I think, on balance, that I present possibilities, alternatives. I do not claim any ability to predict events or how they turn out.
The definition of neurotic behavior is to continue to work the same choices in the hope that this time they will succeed. I try and present other choices to readers and state, not suggest, why I disagree or don't think they will succeed only on the grounds that they blog it.

As has been pointed out I have no economic stake in how things turn out. Nor does this prove me wrong.
For those who do have an economic or emotional investment, perhaps they would do better to work on proving their position where it counts. Proving Samis wrong, even if possible, doesn't gain Edgemont anything. If I am wrong, then how can I hurt you. Clearly I don't try to curry favor with the Town Board so that too is working against me. Clearly I alienate large masses of residents in all sections of Town so that too is working against me. With all those stated negatives, I'm not a lawyer, I'm wrong, I antagonize people, I'm rude etc. Why bother to read me much less argue. It was proposed that I'm only seeking attention. Well I've had my 15 minutes already so if you want to ignore me, be my guest. There are so many reasons, even for anonymous writers to not lift a finger and yet they are compelled like moths into the flame to do battle. What are the rewards from beating up on someone who is characterized as "wrong again". You don't have to convince me, you can't convince so why the fuss.

I assume because when you're out in the real world where it counts, where you name goes on the paper or your face is to the camera, you're a lot less sure of yourself and your position. As real lawyers know, certainly as real estate professionals know, if anything can go wrong it will. Mere mortals are content with don't count your eggs before the chicks are hatched.

So maybe, maybe that tiny little unwhite-washed bite of misinformation that you dispatch so handily will in the end come to haunt you. I'm not quivering from what you write; I only wish you had the guts like Jim Lasser to sign your best work.

The blog is not the battle and it certainly not the war. Winning either on this page earns you zip offline. While you consider your option to use your time better, let me use my time better too and say goodnight with this comment.

Saying it, is not proving it even if you embellish it with phony legal posturing.

Don't let the bed bugs bite, you already express youself with too many holes.

Soon we'll be able to judge how you played the game.

Kick-off tomorrow AM, after 9:30.

Anonymous said...

Another reason that the moratorium makes sense is that the multi family development isnt really being done how it was anticipated. The recent mult family development (actual or propsed) isnt really on Central Avenue. The highest use for Central Ave -- according to recent develpment (such as the Commerce Bank or the new Fidelity office) is retail or banking. What is happening is an abuse of the orignal zoning, where develpments get hold of property not actually on Central, but in the zone. There was never any intend that property in Edgemont, other than Central Ave, would be mulit family. What I suspect is that any new zoning will not actually impact any Central Avenue land use.

hal samis said...

Most recent anonymous,

It's really hard to understand what you have written. We all make mistakes and typos when blogging but with fewer words, the easier it is to proof, not only for keyboard errors but also for meaning.

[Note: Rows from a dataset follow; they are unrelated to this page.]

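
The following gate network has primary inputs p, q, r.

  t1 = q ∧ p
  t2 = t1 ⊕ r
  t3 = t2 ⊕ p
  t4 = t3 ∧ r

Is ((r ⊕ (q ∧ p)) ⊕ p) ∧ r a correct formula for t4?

Yes

t1 = q ∧ p
t2 = t1 ⊕ r = (q ∧ p) ⊕ r
t3 = t2 ⊕ p = ((q ∧ p) ⊕ r) ⊕ p
t4 = t3 ∧ r = (((q ∧ p) ⊕ r) ⊕ p) ∧ r
At p=0, q=0, r=0: circuit gives 0, formula gives 0.
At p=0, q=0, r=1: circuit gives 1, formula gives 1.
Agrees on all 8 inputs.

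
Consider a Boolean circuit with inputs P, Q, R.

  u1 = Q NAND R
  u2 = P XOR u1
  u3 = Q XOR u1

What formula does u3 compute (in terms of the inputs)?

Q XOR (Q NAND R)

u1 = Q NAND R
u3 = Q XOR u1 = Q XOR (Q NAND R)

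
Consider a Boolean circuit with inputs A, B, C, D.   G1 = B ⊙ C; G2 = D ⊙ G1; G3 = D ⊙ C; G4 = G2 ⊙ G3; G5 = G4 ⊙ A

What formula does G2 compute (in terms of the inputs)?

G1 = B ⊙ C
G2 = D ⊙ G1 = D ⊙ (B ⊙ C)

D ⊙ (B ⊙ C)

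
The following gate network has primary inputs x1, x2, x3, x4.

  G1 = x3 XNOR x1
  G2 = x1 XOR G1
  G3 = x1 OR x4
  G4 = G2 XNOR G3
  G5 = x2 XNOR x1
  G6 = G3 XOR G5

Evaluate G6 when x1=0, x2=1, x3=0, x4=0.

G3 = 0 OR 0 = 0
G5 = 1 XNOR 0 = 0
G6 = 0 XOR 0 = 0

0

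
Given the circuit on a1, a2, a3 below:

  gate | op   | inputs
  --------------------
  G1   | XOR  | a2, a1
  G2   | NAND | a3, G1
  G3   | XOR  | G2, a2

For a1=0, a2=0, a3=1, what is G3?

G1 = 0 XOR 0 = 0
G2 = 1 NAND 0 = 1
G3 = 1 XOR 0 = 1

1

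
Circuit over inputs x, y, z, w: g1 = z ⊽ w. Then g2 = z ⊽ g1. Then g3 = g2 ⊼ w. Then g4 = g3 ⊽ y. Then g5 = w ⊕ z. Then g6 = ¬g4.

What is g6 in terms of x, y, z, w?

¬(((z ⊽ (z ⊽ w)) ⊼ w) ⊽ y)

g1 = z ⊽ w
g2 = z ⊽ g1 = z ⊽ (z ⊽ w)
g3 = g2 ⊼ w = (z ⊽ (z ⊽ w)) ⊼ w
g4 = g3 ⊽ y = ((z ⊽ (z ⊽ w)) ⊼ w) ⊽ y
g6 = ¬g4 = ¬(((z ⊽ (z ⊽ w)) ⊼ w) ⊽ y)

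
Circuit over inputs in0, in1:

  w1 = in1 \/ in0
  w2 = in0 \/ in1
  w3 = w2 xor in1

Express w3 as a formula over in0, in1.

(in0 \/ in1) xor in1

w2 = in0 \/ in1
w3 = w2 xor in1 = (in0 \/ in1) xor in1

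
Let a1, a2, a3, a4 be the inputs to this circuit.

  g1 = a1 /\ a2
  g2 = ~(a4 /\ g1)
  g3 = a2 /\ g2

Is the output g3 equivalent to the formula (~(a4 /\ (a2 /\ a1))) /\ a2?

Yes

g1 = a1 /\ a2
g2 = ~(a4 /\ g1) = ~(a4 /\ (a1 /\ a2))
g3 = a2 /\ g2 = a2 /\ (~(a4 /\ (a1 /\ a2)))
At a1=0, a2=0, a3=0, a4=0: circuit gives 0, formula gives 0.
At a1=0, a2=1, a3=0, a4=0: circuit gives 1, formula gives 1.
Agrees on all 16 inputs.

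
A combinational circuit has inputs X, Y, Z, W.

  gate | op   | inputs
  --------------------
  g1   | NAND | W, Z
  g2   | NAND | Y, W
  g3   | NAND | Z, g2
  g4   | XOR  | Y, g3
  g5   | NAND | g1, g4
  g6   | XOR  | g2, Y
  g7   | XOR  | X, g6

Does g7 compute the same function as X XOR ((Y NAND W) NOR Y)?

g2 = Y NAND W
g6 = g2 XOR Y = (Y NAND W) XOR Y
g7 = X XOR g6 = X XOR ((Y NAND W) XOR Y)
At X=0, Y=0, Z=0, W=0: circuit gives 1, formula gives 0.

No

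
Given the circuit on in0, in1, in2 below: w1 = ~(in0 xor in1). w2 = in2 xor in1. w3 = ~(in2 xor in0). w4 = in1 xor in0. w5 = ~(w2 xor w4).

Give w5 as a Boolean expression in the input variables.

w2 = in2 xor in1
w4 = in1 xor in0
w5 = ~(w2 xor w4) = ~((in2 xor in1) xor (in1 xor in0))

~((in2 xor in1) xor (in1 xor in0))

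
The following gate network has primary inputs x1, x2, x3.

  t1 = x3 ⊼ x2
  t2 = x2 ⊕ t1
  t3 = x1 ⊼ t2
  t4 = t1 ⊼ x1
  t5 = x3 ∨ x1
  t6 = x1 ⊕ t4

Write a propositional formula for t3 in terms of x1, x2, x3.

x1 ⊼ (x2 ⊕ (x3 ⊼ x2))

t1 = x3 ⊼ x2
t2 = x2 ⊕ t1 = x2 ⊕ (x3 ⊼ x2)
t3 = x1 ⊼ t2 = x1 ⊼ (x2 ⊕ (x3 ⊼ x2))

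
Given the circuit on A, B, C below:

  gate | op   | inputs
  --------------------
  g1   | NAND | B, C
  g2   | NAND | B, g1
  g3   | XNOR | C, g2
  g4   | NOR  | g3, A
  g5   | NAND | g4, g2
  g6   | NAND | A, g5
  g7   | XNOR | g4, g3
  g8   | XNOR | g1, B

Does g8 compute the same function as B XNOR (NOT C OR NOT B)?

g1 = B NAND C
g8 = g1 XNOR B = (B NAND C) XNOR B
At A=0, B=0, C=0: circuit gives 0, formula gives 0.
At A=0, B=1, C=0: circuit gives 1, formula gives 1.
Agrees on all 8 inputs.

Yes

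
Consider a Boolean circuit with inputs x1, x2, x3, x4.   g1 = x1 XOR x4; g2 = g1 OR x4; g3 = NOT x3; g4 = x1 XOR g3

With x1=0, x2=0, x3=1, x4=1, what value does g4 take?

g3 = NOT 1 = 0
g4 = 0 XOR 0 = 0

0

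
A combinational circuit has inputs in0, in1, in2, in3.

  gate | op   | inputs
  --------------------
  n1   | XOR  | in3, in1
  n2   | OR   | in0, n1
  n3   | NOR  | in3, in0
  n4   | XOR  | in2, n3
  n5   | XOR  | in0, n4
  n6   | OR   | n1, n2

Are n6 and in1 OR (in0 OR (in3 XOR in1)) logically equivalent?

n1 = in3 XOR in1
n2 = in0 OR n1 = in0 OR (in3 XOR in1)
n6 = n1 OR n2 = (in3 XOR in1) OR (in0 OR (in3 XOR in1))
At in0=0, in1=1, in2=0, in3=1: circuit gives 0, formula gives 1.

No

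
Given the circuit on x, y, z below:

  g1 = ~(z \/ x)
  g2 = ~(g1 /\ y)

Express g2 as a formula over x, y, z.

g1 = ~(z \/ x)
g2 = ~(g1 /\ y) = ~((~(z \/ x)) /\ y)

~((~(z \/ x)) /\ y)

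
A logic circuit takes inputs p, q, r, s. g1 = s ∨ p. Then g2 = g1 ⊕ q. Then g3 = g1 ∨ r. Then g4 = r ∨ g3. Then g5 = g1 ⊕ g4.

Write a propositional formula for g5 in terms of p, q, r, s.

g1 = s ∨ p
g3 = g1 ∨ r = (s ∨ p) ∨ r
g4 = r ∨ g3 = r ∨ ((s ∨ p) ∨ r)
g5 = g1 ⊕ g4 = (s ∨ p) ⊕ (r ∨ ((s ∨ p) ∨ r))

(s ∨ p) ⊕ (r ∨ ((s ∨ p) ∨ r))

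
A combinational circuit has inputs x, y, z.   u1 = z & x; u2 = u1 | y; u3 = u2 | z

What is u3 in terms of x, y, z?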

You're not really suggesting that what market factors are saying to you, Commerce, Fidelity + Etrade, that here's a new retail use and hence appropriate for Central Avenue which confirms that Central Avenue should be retail, not residential?

It is not clear whether you are saying that Central Avenue was intended for multi-family and that new zoning will not change that.

Everyone else blogging in Edgemont seeks new zoning to bar further multi-family development?

So wassup?

Anonymous said...

Landmark is the location of the old Union Carbide site. The NY Knicks have their practice facility there as well as a Bio research park. LCOR would like to develop the outskirts property for a housing development. On the other side, Home Depot is being built off of Route 9 between the Saw Mill Pkwy. Hope this helps you figure location.